En l’espèce, le contrat de bail prévoit que le locataire est tenu de payer un loyer annuel hors taxes et hors charges de 9.400 euros, payable trimestriellement et d’avance, outre une provision sur charges payable en même temps que le loyer. Le bailleur étant opté pour l’assujettissement à la TVA, le preneur est également tenu de lui verser le montant de cette taxe.
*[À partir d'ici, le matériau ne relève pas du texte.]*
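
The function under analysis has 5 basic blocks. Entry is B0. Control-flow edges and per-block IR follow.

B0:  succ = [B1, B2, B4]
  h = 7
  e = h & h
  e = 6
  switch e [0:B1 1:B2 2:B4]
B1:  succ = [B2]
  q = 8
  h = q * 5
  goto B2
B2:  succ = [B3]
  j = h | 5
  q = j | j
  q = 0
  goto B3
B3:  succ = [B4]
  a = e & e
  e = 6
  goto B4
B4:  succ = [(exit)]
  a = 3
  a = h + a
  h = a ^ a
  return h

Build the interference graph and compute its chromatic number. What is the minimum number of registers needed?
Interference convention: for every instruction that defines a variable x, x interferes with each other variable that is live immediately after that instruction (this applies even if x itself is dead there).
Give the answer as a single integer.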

Conformément au décompte locatif versé aux débats, la société LIFE TRANSPORT reste redevable de la somme de 20.396,42 euros TTC au titre de l’arriéré de loyers, provisions sur charges et indemnité d’occupation arrêté au 1er janvier 2025. La société LIFE TRANSPORT sera donc condamné au paiement de cette somme à titre provisionnel ne se heurtant à aucune contestation sérieuse au sens des dispositions précitées.
Cette somme portera intérêt aux taux légal, sur la somme de 10.184,72 euros à compter du 19 septembre 2024 et à compter de la signification de la présente décision pour le surplus.
S’y ajoutera une pénalité forfaitaire de 2.036,94 euros à titre provisionnel au titre de la clause pénale stipulée à l’article 16.2 du bail, ainsi que la conservation du dépôt de garantie à titre de premiers dommages et intérêts à titre provisionnel.
Sur les demandes accessoires
L’équité commande d’allouer à la SCI HUIT ARMAND la somme de 1.500 euros au titre des dispositions de l’article 700 du code de procédure civile, à la charge de la société défenderesse.
Cette dernière est également condamnée aux dépens, en ce compris le commandement de payer du 19 septembre 2024 et ceux afférents à la présente instance.
L’exécution provisoire est de droit
PAR CES MOTIFS
Statuant en référé, par remise au greffe le jour du délibéré, après débats en audience publique, par décision réputée contradictoire et en premier ressort,
Constatons l’acquisition de la clause résolutoire et la résiliation de plein droit du bail liant les parties à la date du 19 octobre 2024 à 24h00,
A défaut de restitution volontaire des locaux dans le délai de trois mois suivant la signification de la présente ordonnance, ordonnons l’expulsion de la société LIFE TRANSPORTS et de tous occupants de son chef des locaux donnés à bail situés [Adresse 1] à [Localité 3], avec, le cas échéant, le concours d’un serrurier et de la force publique,
Rappelons que le sort les meubles et objets mobiliers se trouvant sur place est régi par les dispositions des articles L.433-1 et R.433-1 du code des procédures civiles d’exécution,
Condamnons la société LIFE TRANSPORT à payer à la société SCI HUIT ARMAND une indemnité d’occupation mensuelle à titre provisionnel égale au montant du loyer tel qu’il résulterait de la poursuite du contrat, à compter du 20 octobre 2024 jusqu’à la libération effective des lieux et la remise des clés, majorée des charges,
Condamnons la société LIFE TRANSPORT à payer à la société SCI HUIT ARMAND la somme provisionnelle de 20.396,42 euros TTC au titre de l’arriéré de loyers, provisions sur charges et indemnité d’occupation arrêté au 1er janvier 2025,
Disons que cette somme portera intérêts au taux légal, sur la somme de 10.184,72 euros à compter du 19 septembre 2024 et à compter de la signification de la présente décision pour le surplus,
Condamnons la société LIFE TRANSPORT à payer à la société SCI HUIT ARMAND la somme provisionnelle de 2.036,94 euros au titre de la clause pénale,
Rappelons que le montant du dépôt de garantie pourra être conservé par la société SCI HUIT ARMAND à titre de dommages et intérêts à titre provisionnel,
Condamnons la société LIFE TRANSPORT à payer à la société SCI HUIT ARMAND la somme de 1.500 euros au titre des dispositions de l’article 700 du code de procédure civile,
Condamnons la société LIFE TRANSPORT à payer à la société SCI HUIT ARMAND aux dépens, qui comprendront le coût du commandement de payer délivré le 19 septembre 2024,
Disons n’y avoir lieu à référé sur toute autre demande,
Rappelons que la présente décision bénéficie de l’exécution provisoire de plein droit.
Et l’ordonnance a été signée par la présidente et la greffière.